Marking a clear departure from its usual punchy looks, Each Other decided to focus on one of its signature style traits for pre-fall: carving a sculptured feminine silhouette out of men’s wear pieces.
Inspired by the sensual architecture of John Lautner, the collection looked back to Seventies prints and shapes, which were reworked to show a bit more skin. A classic gray striped suit featured buttoned slits alongside trouser legs and sleeves, while an off-the-shoulder minidress, a standout piece among the looks, was sculpted out of two different printed suit jackets. Metallic suits with a pinched-in waist were ideal for eveningwear, as was an elegant trenchcoat with a luxurious velvet back.

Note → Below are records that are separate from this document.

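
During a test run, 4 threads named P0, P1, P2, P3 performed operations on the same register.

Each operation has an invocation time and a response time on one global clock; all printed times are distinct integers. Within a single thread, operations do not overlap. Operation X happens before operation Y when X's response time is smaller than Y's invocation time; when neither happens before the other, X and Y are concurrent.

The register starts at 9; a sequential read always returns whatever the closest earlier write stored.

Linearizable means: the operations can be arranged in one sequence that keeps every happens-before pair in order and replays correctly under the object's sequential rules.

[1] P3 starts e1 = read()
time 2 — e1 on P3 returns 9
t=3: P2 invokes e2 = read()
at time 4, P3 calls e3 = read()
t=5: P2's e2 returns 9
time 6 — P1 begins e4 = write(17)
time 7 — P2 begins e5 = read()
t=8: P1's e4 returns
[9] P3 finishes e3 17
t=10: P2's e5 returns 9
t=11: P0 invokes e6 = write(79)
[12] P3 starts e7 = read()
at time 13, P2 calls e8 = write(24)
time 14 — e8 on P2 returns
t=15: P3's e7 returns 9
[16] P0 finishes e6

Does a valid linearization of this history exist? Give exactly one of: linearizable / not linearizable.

not linearizable

already the first 15 events (up to e7's response at time 15) admit no linearization; the first 14 still do
checked exhaustively: 16 real-time-consistent orders of 7 completed operations, zero legal register replays
every completion of the 1 pending operation (e6) was checked; none linearizes
take e1, e2, e3, e4, e5, e7, e8 (pending dropped): step 3 already fails, because e3 read() → 17 cannot occur there
take e1, e2, e3, e4, e5, e8, e7 (pending dropped): step 3 already fails, because e3 read() → 17 cannot occur there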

The brand, which is celebrating its seventh birthday, has decided to exclude leather and fur from its collections, preferring the softest fake fur for teddy-like short coats and vegan bio-leather, made from apple waste, for a long belted jacket.
It also experimented with lithotherapy, collaborating with an expert in crystals to select semiprecious stones to use as buttons on suits and jackets. These were varnished to allow machine washing, and were an elegant addition to the more polished looks of the collection: a malachite button finished off a sleek satin suit jacket, and a white howlite oval served as a fastening to a structured houndstooth coat.
Each Other also presented a capsule collection with Amanda Wall, a line of silk shirts and jersey T-shirts printed with the artist’s watercolors, the proceeds of which will benefit L.A.-based charity Free Arts.